Lá pagaram aos 'malditos camionistas'

Vindo do nada, sem estar enquadrado, um grupo de pessoas determinadas quase conseguiu paralisar o país. Quem quiser um retrato fiel da crise política e de valores em que vivemos, aqui o tem.

As razões dos camionistas (ou proprietários de camionetas, uma vez que se tratou de um "lock out" e não de uma greve) são compreensíveis. A subida dos combustíveis deixa-os numa situação complicada. Mas a questão essencial coloca-se da seguinte forma: quem deve pagar por isso, eles que têm o negócio, ou todos nós, através dos nossos impostos?

A resposta dos camionistas é simples: devemos todos pagar os prejuízos do seu negócio.

Podemos discordar, é certo. Mas, nesse caso, os camionistas têm outra resposta simples, que aliás puseram em prática: se não pagarem, paramos o país.

Foi perante este dilema que o Governo foi colocado.

E o Governo, acabou por ceder. A palavra ceder não é escrita com acrimónia ou desconfiança. Na realidade, este Governo (ou outro) dificilmente poderia proceder de modo diferente, porque o país não podia parar.
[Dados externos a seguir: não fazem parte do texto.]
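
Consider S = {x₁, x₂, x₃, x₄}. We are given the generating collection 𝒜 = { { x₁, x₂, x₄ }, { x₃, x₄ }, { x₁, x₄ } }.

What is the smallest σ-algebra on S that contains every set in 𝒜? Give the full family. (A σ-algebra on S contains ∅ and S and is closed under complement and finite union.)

Begin from { ∅, { x₁, x₄ }, { x₃, x₄ }, { x₁, x₂, x₄ }, S } (that is, 𝒜 plus ∅ and S).
Pass 1 (4 new):
  { x₃ }  = S∖{ x₁, x₂, x₄ }
  { x₁, x₂ }  = S∖{ x₃, x₄ }
  { x₂, x₃ }  = S∖{ x₁, x₄ }
  { x₁, x₃, x₄ }  = { x₃, x₄ } ∪ { x₁, x₄ }
  — 9 sets.
Pass 2: +3 →
  { x₂ }  = S∖{ x₁, x₃, x₄ }
  { x₁, x₂, x₃ }  = { x₁, x₂ } ∪ { x₃ }
  { x₂, x₃, x₄ }  = { x₃, x₄ } ∪ { x₂, x₃ }
  — 12 sets.
Pass 3 (2 new):
  { x₁ }  = S∖{ x₂, x₃, x₄ }
  { x₄ }  = S∖{ x₁, x₂, x₃ }
  — 14 sets.
Pass 4: +2 →
  { x₁, x₃ }  = { x₃ } ∪ { x₁ }
  { x₂, x₄ }  = { x₄ } ∪ { x₂ }
  — 16 sets.
Pass 5: closed — nothing new.

σ(𝒜) = { ∅, { x₁ }, { x₂ }, { x₃ }, { x₄ }, { x₁, x₂ }, { x₁, x₃ }, { x₁, x₄ }, { x₂, x₃ }, { x₂, x₄ }, { x₃, x₄ }, { x₁, x₂, x₃ }, { x₁, x₂, x₄ }, { x₁, x₃, x₄ }, { x₂, x₃, x₄ }, S }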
Neste conflito, infelizmente, os princípios gerais não tinham hipótese de prevalecer sobre interesses particulares. Porque, caso os princípios prevalecessem, os camionistas não deviam levar um tostão nem que andássemos todos a pé e fôssemos obrigados a jantar à luz das velas (caso não estivessem esgotadas).
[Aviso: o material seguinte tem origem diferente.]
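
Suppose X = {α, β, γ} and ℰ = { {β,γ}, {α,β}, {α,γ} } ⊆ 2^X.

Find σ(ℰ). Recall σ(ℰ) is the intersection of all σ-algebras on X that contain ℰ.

Take S₀ = ℰ ∪ {∅, X} = { {}, {α,β}, {α,γ}, {β,γ}, X }.
Round 1. New:
  {α}  = complement {β,γ}
  {β}  = complement {α,γ}
  {γ}  = complement {α,β}
Round 2: stable.

Therefore σ(ℰ) = { {}, {α}, {β}, {γ}, {α,β}, {α,γ}, {β,γ}, X } (|σ(ℰ)| = 8).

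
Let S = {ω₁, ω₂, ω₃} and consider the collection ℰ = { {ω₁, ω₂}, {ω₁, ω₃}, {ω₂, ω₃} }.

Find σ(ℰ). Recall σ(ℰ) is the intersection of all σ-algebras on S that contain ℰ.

|σ(ℰ)| = 8.  σ(ℰ) = { {}, {ω₁}, {ω₂}, {ω₃}, {ω₁, ω₂}, {ω₁, ω₃}, {ω₂, ω₃}, S }

Check:
Begin from { {}, {ω₁, ω₂}, {ω₁, ω₃}, {ω₂, ω₃}, S } (that is, ℰ plus ∅ and S).
Round 1 (3 new):
  {ω₁}  = complement {ω₂, ω₃}
  {ω₂}  = complement {ω₁, ω₃}
  {ω₃}  = complement {ω₁, ω₂}
After Round 2 the family is unchanged; done.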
Teoricamente o Estado deveria ter sido implacável. Primeiro, porque o "lock out" é constitucionalmente proibido (artº 57º). Em segundo lugar, porque o prejuízo dos camionistas não deveria ser distribuído por todos os portugueses (o que vai acontecer); aliás, estes já são fortemente prejudicados pelo aumento dos preços e pelas elevadas taxas de juro na habitação. Em terceiro lugar, porque a liberdade de circulação de pessoas e bens deveria ter sido assegurada, ainda que com repressão, pelas forças da ordem.

Mas tinha o Estado força e capacidade para aguentar a pressão? Era isso que os cidadãos queriam? Ou, ao fim e ao cabo, todos nós preferimos que pagassem a esses 'malditos camionistas' para que tenhamos de novo combustíveis nas bombas?
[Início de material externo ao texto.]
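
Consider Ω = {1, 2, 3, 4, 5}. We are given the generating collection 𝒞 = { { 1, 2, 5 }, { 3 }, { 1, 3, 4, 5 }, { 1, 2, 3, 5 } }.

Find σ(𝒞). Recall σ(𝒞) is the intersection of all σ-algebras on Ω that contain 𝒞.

Start: 𝒞 ∪ {∅, Ω} = { {  }, { 3 }, { 1, 2, 5 }, { 1, 2, 3, 5 }, { 1, 3, 4, 5 }, Ω }.
Pass 1 (4 new):
  { 2 }  = ᶜ of { 1, 3, 4, 5 }
  { 4 }  = ᶜ of { 1, 2, 3, 5 }
  { 3, 4 }  = ᶜ of { 1, 2, 5 }
  { 1, 2, 4, 5 }  = ᶜ of { 3 }
  — 10 sets.
Pass 2 adds 3:
  { 2, 3 }  = { 2 } ∪ { 3 }
  { 2, 4 }  = { 2 } ∪ { 4 }
  { 2, 3, 4 }  = { 3, 4 } ∪ { 2 }
  — 13 sets.
Pass 3. New:
  { 1, 5 }  = ᶜ of { 2, 3, 4 }
  { 1, 3, 5 }  = ᶜ of { 2, 4 }
  { 1, 4, 5 }  = ᶜ of { 2, 3 }
  — 16 sets.
Pass 4: closed — nothing new.

σ(𝒞) = { {  }, { 2 }, { 3 }, { 4 }, { 1, 5 }, { 2, 3 }, { 2, 4 }, { 3, 4 }, { 1, 2, 5 }, { 1, 3, 5 }, { 1, 4, 5 }, { 2, 3, 4 }, { 1, 2, 3, 5 }, { 1, 2, 4, 5 }, { 1, 3, 4, 5 }, Ω }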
Creio - infelizmente - que esta é a resposta honesta que a maioria dá a si mesmo. Por isso, indignarmo-nos com a cedência do Governo pode ser simples figura de estilo.

Pessoalmente, no entanto, penso que a prudência nos deveria ter aconselhado à resistência. Assim, ficaremos um dia, de novo, nas mãos de um qualquer pequeno grupo.